Williams believes CJCD was one of the last homes of true radio, not least because the North had a tendency to lag behind technological developments farther south. Even today, he feels Yellowknife’s love affair with radio isn’t quite over.

“I think there is still very much a place for private radio here. Maybe even more than one private radio station, frankly,” he said. “I think it’s a really important thing, and I think the reason they’re still around is because people ultimately still need and want that.”

Dent still listens to CJCD, though it’s been more than a decade since his family owned the station. Now, he says, it’s more relaxing: he doesn’t have to pick up the phone and deliver a stern rebuke when somebody mispronounces something.

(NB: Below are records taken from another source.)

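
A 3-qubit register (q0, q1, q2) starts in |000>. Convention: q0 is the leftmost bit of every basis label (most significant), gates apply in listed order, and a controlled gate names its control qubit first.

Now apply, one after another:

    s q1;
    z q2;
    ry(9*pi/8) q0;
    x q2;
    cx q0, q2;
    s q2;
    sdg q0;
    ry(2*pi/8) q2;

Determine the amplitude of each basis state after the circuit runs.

After the circuit, the state carries amplitude I*sqrt(2 - sqrt(2))*sin(pi/16)/2 on |000>, -I*sqrt(sqrt(2) + 2)*sin(pi/16)/2 on |001>, 0 on |010>, 0 on |011>, -I*sqrt(sqrt(2) + 2)*cos(pi/16)/2 on |100>, -I*sqrt(2 - sqrt(2))*cos(pi/16)/2 on |101>, 0 on |110>, 0 on |111>.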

After all this time, one mystery remains: exactly what the station’s four-letter callsign stands for.

Stations have very little freedom when choosing a callsign, which must – for federally mandated reasons – begin with either CF, CH, CI, CJ, or CK. The last two letters are at the station’s discretion, as long as they haven’t already been taken elsewhere.

That means CJCD’s callsign could be, for example, a combination of its founders’ initials: C for Charles, D for Derek. However, there’s a more obvious interpretation, too.

“I guess the answer to that depends on who you ask and what time of day it is,” said Mr C Dent. “It’s certainly got my initials at the end, doesn’t it?”